Often a larger and thicker wallet indicates a man with greater wealth and social status (a hoe lotta benjamins in dar). Women are attracted to men with fat wallets. Works better than pheromones. I've long desired to be a "8 up Wallet" guy.
This may help you. I hope this sheds some light for you.
The 2-up, 4-up, etc is from printing terminology, and has significance. Please See:
http://www.woolverton.com/wpco2001/cc_press.htm
In photography, especially since digital is here, folks do their own printing so new terminology is used and is really not a true definition of the process. It stretches things a bit.
Many photo and other printer companies offer software with their printers that can print multiple pictures per sheet. Adobe Photoshop has an "automate" feature where one can select predetermined sizes per sheet. And there are more sophisticated printing programs such as "Qimage" where one can designate the CUSTOM sizes wanted ort select for a pre sized category -- and one can even set the size of paper that will be used.
Wallet size has also changed, it used to be 2-1/8 x 3-3/8, now it seems the credit card size has now been adopted.
Sowhen you go to print "wallet size" dimensions in some printing programs you will not get multiples of 2. It depends upon the software of the printing program, or how one can make most use of the size of the sheet for printing. Now the most standard printing sheet for general type printing is the letter size of 8-1/2 x 11 inches. So with this you will see that you will probably get an array of 3 x 3 or 9 photos per sheet. I suppose you could cut sheets to smaller size to acommodate a smaller amount per page.
Most photo printers do not print on sheets, they print on rolls and therefore the only cutting is to separate each photo.
Whereas, when printing multiple photos on one sheet, the cutting has to be done to separate all of the photos. In this instance, the cutter would depend upon the number of photos printed.
If I remember correctly... wallets are 1/2 of a standard 3 1/2 x 5 inch print, or 3 1/2 x 2 1/2. This was the easiest way to print them on a mini-lab. A 4-up would be 4 on a 5x7 inch print, as most mini-labs used 5 inch paper on a roll that was advanced to the length needed. An 8-up would be 8 wallets on 8x10 paper with a little waste on the width (2 rows of 4 @ 3 1/2 x 10).
This assumes you have Elements 3, although I am sure you can adapt to other situations. This is found in Scott Kelby's excellent book, Elements 3 for digital photographers.
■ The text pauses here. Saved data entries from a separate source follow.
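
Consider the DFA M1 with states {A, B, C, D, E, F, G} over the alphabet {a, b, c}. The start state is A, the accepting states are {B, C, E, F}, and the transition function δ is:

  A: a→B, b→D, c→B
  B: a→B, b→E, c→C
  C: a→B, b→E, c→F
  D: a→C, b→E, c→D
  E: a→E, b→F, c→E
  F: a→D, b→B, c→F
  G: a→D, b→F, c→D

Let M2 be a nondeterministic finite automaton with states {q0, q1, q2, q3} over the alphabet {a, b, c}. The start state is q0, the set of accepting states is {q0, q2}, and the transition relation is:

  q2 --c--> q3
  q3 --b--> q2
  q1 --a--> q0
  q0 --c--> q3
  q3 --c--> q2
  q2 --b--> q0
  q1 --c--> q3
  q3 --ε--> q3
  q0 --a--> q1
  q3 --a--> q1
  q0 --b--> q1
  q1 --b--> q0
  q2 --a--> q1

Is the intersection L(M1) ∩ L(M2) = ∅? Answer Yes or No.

The string aa is accepted by both M1 and M2.
Hence L(M1) ∩ L(M2) ≠ ∅.

No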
1 - Open phot in Elements editor. Choose "Print multiple photos" unter File menu
2 - In dialog box, choose which printer, then choose Picture Package from Pop up meny
3 - Choose sizes and layout of your Picture Package
4 - Only one photo should appear. Click "One photo per page" to place your image multiple times
5 - Elements automatically resizes and rotates photos
If you have Elements or Photoshop, Kelby's books are an invaluable resource.